It's the Fourth of July on a sunny Sunday afternoon in a small town on Florida's Gulf Coast and it's the late 1950s and there's a pool hall and a guy just out of the Navy as a radio man on a destroyer escort who's playing eight-ball for the phone number of an 18-year-old cheerleader who lives in Clearwater and has air conditioning and situational ethics and a thirst for gin.
The former radio man is being beaten at pool by a guy his age but two-thirds his size named Hiro who is the son of the Japanese pilot who bombed his father at Pearl Harbor although he doesn't know this but knows it's possible and he's a little bleary-eyed from the beer and he's been known to have a temper but it's the Fourth of July so even the bartender's getting drunk so he just says Arigato, Sayonara, etc., and the Japanese guy gets the phone number of the girl and the former Navy radio man from the destroyer escort walks up the street to his hotel and goes up the stairs and unlocks the door to his room and sits down at the window with a bottle of Schlitz and waits for the fireworks.
There will be fireworks in the evening.
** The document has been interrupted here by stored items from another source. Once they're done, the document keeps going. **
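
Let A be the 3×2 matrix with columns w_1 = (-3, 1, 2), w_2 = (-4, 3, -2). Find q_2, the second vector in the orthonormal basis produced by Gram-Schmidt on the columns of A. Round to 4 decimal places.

q_2 = (-0.3641, 0.4908, -0.7916)

w_1 = (-3, 1, 2); ‖w_1‖ = 3.7417, so q_1 = (-0.8018, 0.2673, 0.5345).
q_1·w_2 = (-0.8018)·(-4) + 0.2673·3 + 0.5345·(-2) = 2.9399.
u_2 = w_2 − 2.9399·q_1 = (-1.6429, 2.2143, -3.5714).
‖u_2‖ = 4.5119, so q_2 = (-0.3641, 0.4908, -0.7916).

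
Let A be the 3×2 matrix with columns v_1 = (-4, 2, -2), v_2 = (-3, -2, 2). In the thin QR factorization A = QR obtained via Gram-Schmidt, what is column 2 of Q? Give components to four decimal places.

e_1 = v_1/‖v_1‖ = (-4, 2, -2)/4.8990 = (-0.8165, 0.4082, -0.4082).
r_{12} = e_1·v_2 = 0.8165.
u_2 = v_2 − 0.8165·e_1 = (-2.3333, -2.3333, 2.3333).
‖u_2‖ = 4.0415, so e_2 = (-0.5774, -0.5774, 0.5774).

e_2 = (-0.5774, -0.5774, 0.5774)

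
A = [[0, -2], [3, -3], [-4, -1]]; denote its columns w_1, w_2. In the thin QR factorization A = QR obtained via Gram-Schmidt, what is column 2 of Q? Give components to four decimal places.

e_2 = (-0.5547, -0.6656, -0.4992)

e_1 = w_1/‖w_1‖ = (0, 3, -4)/5.0000 = (0.0000, 0.6000, -0.8000).
r_{12} = e_1·w_2 = -1.0000.
u_2 = w_2 + 1.0000·e_1 = (-2.0000, -2.4000, -1.8000).
‖u_2‖ = 3.6056, so e_2 = (-0.5547, -0.6656, -0.4992).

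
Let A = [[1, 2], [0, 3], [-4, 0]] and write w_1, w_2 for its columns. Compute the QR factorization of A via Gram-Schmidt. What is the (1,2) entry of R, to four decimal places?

r_{12} = 0.4851

e_1 = w_1/‖w_1‖ = (1, 0, -4)/4.1231 = (0.2425, 0.0000, -0.9701).
r_{12} = e_1·w_2 = 0.4851.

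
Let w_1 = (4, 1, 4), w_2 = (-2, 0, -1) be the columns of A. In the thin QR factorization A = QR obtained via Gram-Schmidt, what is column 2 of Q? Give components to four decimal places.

w_1 = (4, 1, 4); ‖w_1‖ = 5.7446, so e_1 = (0.6963, 0.1741, 0.6963).
e_1·w_2 = 0.6963·(-2) + 0.1741·0 + 0.6963·(-1) = -2.0889.
u_2 = w_2 + 2.0889·e_1 = (-0.5455, 0.3636, 0.4545).
‖u_2‖ = 0.7977, so e_2 = (-0.6838, 0.4558, 0.5698).

e_2 = (-0.6838, 0.4558, 0.5698)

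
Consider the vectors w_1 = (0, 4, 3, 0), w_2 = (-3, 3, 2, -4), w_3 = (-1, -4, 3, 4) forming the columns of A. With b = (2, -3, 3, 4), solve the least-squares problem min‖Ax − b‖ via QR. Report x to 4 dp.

q_1 = w_1/‖w_1‖ = (0, 4, 3, 0)/5.0000 = (0.0000, 0.8000, 0.6000, 0.0000).
r_{12} = q_1·w_2 = 3.6000.
u_2 = w_2 − 3.6000·q_1 = (-3.0000, 0.1200, -0.1600, -4.0000).
‖u_2‖ = 5.0040, so q_2 = (-0.5995, 0.0240, -0.0320, -0.7994).
r_{13} = q_1·w_3 = -1.4000; r_{23} = q_2·w_3 = -2.7898.
u_3 = w_3 + 1.4000·q_1 + 2.7898·q_2 = (-2.6725, -2.8131, 3.7508, 1.7700).
‖u_3‖ = 5.6795, so q_3 = (-0.4706, -0.4953, 0.6604, 0.3116).
Qᵀb = (-0.6000, -4.5643, 3.7726).
Back-substitute: x_3 = 3.7726/5.6795 = 0.6642.
x_2 = (-4.5643 + 2.7898·0.6642)/5.0040 = -0.5418.
x_1 = (-0.6000 − 3.6000·(-0.5418) + 1.4000·0.6642)/5.0000 = 0.4561.

x = (0.4561, -0.5418, 0.6642)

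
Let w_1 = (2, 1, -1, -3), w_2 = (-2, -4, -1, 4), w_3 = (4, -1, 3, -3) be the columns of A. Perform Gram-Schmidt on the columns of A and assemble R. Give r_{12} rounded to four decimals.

w_1 = (2, 1, -1, -3); ‖w_1‖ = 3.8730, so q_1 = (0.5164, 0.2582, -0.2582, -0.7746).
r_{12} = q_1·w_2 = -4.9058.

r_{12} = -4.9058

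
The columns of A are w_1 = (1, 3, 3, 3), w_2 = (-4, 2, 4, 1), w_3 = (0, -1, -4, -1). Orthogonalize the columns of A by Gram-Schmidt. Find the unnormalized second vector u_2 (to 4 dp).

w_1 = (1, 3, 3, 3); ‖w_1‖ = 5.2915, so e_1 = (0.1890, 0.5669, 0.5669, 0.5669).
e_1·w_2 = 0.1890·(-4) + 0.5669·2 + 0.5669·4 + 0.5669·1 = 3.2127.
u_2 = w_2 − 3.2127·e_1 = (-4.6071, 0.1786, 2.1786, -0.8214).

u_2 = (-4.6071, 0.1786, 2.1786, -0.8214)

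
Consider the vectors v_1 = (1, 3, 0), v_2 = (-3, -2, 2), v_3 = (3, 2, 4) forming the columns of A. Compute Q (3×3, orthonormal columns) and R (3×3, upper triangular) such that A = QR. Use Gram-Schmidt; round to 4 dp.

q_1 = v_1/‖v_1‖ = (1, 3, 0)/3.1623 = (0.3162, 0.9487, 0.0000).
r_{12} = q_1·v_2 = -2.8460.
u_2 = v_2 + 2.8460·q_1 = (-2.1000, 0.7000, 2.0000).
‖u_2‖ = 2.9833, so q_2 = (-0.7039, 0.2346, 0.6704).
r_{13} = q_1·v_3 = 2.8460; r_{23} = q_2·v_3 = 1.0391.
u_3 = v_3 − 2.8460·q_1 − 1.0391·q_2 = (2.8315, -0.9438, 3.3034).
‖u_3‖ = 4.4520, so q_3 = (0.6360, -0.2120, 0.7420).

Q = [[0.3162, -0.7039, 0.6360], [0.9487, 0.2346, -0.2120], [0.0000, 0.6704, 0.7420]], R = [[3.1623, -2.8460, 2.8460], [0.0000, 2.9833, 1.0391], [0.0000, 0.0000, 4.4520]]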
But now America's getting drunk -- vast, sloppy, stupid, greedy, shallow America born of English bullets and French philosophy drunk! America staggering on unsteady pins in her unimaginable 200th-odd birthday drunk! America trying to wear the empire with dignity drunk! America every year on the Fourth at the barbecue called up on stage to boogie a few hits with the band drunk!
America's joints groan as she does the old rebel shuffle because she's not the chick she used to be. She's no vagabond stepsister hitching a ride to Memphis. She's old, she's drunk but she runs the fucking world.
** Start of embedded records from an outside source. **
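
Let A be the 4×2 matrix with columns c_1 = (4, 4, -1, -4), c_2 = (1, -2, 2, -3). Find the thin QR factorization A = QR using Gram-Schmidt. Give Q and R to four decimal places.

Q = [[0.5714, 0.1228], [0.5714, -0.5992], [-0.1429, 0.5108], [-0.5714, -0.6041]], R = [[7.0000, 0.8571], [0.0000, 4.1552]]

c_1 = (4, 4, -1, -4); ‖c_1‖ = 7.0000, so q_1 = (0.5714, 0.5714, -0.1429, -0.5714).
q_1·c_2 = 0.5714·1 + 0.5714·(-2) + (-0.1429)·2 + (-0.5714)·(-3) = 0.8571.
u_2 = c_2 − 0.8571·q_1 = (0.5102, -2.4898, 2.1224, -2.5102).
‖u_2‖ = 4.1552, so q_2 = (0.1228, -0.5992, 0.5108, -0.6041).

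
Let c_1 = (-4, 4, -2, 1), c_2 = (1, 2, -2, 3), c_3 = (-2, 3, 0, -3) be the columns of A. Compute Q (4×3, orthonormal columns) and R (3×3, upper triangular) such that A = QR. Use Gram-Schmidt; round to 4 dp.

Q = [[-0.6576, 0.5704, 0.4921], [0.6576, 0.2113, 0.6338], [-0.3288, -0.3662, -0.0149], [0.1644, 0.7042, -0.5965]], R = [[6.0828, 1.8084, 2.7948], [0.0000, 3.8379, -2.6197], [0.0000, 0.0000, 2.7068]]

q_1 = c_1/‖c_1‖ = (-4, 4, -2, 1)/6.0828 = (-0.6576, 0.6576, -0.3288, 0.1644).
r_{12} = q_1·c_2 = 1.8084.
u_2 = c_2 − 1.8084·q_1 = (2.1892, 0.8108, -1.4054, 2.7027).
‖u_2‖ = 3.8379, so q_2 = (0.5704, 0.2113, -0.3662, 0.7042).
r_{13} = q_1·c_3 = 2.7948; r_{23} = q_2·c_3 = -2.6197.
u_3 = c_3 − 2.7948·q_1 + 2.6197·q_2 = (1.3321, 1.7156, -0.0404, -1.6147).
‖u_3‖ = 2.7068, so q_3 = (0.4921, 0.6338, -0.0149, -0.5965).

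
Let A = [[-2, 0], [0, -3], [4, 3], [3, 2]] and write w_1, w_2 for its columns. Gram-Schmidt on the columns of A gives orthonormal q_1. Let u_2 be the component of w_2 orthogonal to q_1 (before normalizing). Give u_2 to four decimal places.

u_2 = (1.2414, -3.0000, 0.5172, 0.1379)

w_1 = (-2, 0, 4, 3); ‖w_1‖ = 5.3852, so q_1 = (-0.3714, 0.0000, 0.7428, 0.5571).
q_1·w_2 = (-0.3714)·0 + 0.0000·(-3) + 0.7428·3 + 0.5571·2 = 3.3425.
u_2 = w_2 − 3.3425·q_1 = (1.2414, -3.0000, 0.5172, 0.1379).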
Then there's another fictional character who often comes to me. He's an 80-year-old Normandy vet who lost the hearing in his right ear on Guadalcanal and came back to the States to become a caterer:
It's the Fourth of July and I've got hair in my nose and a baseball for a prostate. I've got earlobes like ripe pears. I lost my hearing on Guadalcanal. And then fucking Normandy, body-strewn, bullet-pocked. Uncle Sam and God both crept out back for a smoke when they saw what was coming there. And fuck, we did it anyway. Kali. Kaliuga. This age of ours.
I loved them all, those men of mine who died around me on the beach. I carried their souls back with me so they could rest here in their homeland among the maple and the elm. They're around me all the time now, those men. And that was what America was about back then: my brothers giving it up against Hitler and Mussolini.
Mussolini. Tetrazine. Tortellini. Makes me hungry. After the war all I wanted to do was eat. So I became a caterer. So here I am, feeding Americans in Bermuda shorts on the Fourth of July.
About what could there be less disputation? Except the young know nothing of sacrifice. They will die one day a conquered people if they cannot remember Normandy, if they cannot remember a time when it was hard and they were hungry. I will be long gone then, so what do I care if the country falls to a foreign boot? Still it makes me sad.
We are weak; we have no heroes and we do not care enough. Or we care but not about what awaits our children and what is happening to our cousins in Bosnia, Sierra Leone, Brooklyn. And if we were in the shoes of those deafened cousins sprinting under strafing jets toward broken stone walls to cringe in rubble, praying for deliverance from bombing runs and the rounding up of men, our prayers would be as they are everywhere: Please God let the bombing stop, and let them stop rounding up our men and shooting them.
And our prayers, thus uttered, would be acted on with glacial slowness by celestial clerks.
"You want miracles?" the clerk says. "Here's a miracle: You're alive! You want the strafing jets removed? We can't even keep flies off shit. We just make the stuff ... Hold, please, there's a call ..." For years you hold the phone, watching the red light blink. In the meantime borders shift. Families bundle their treasures in tablecloths and head out across the mountains, listening for the jets.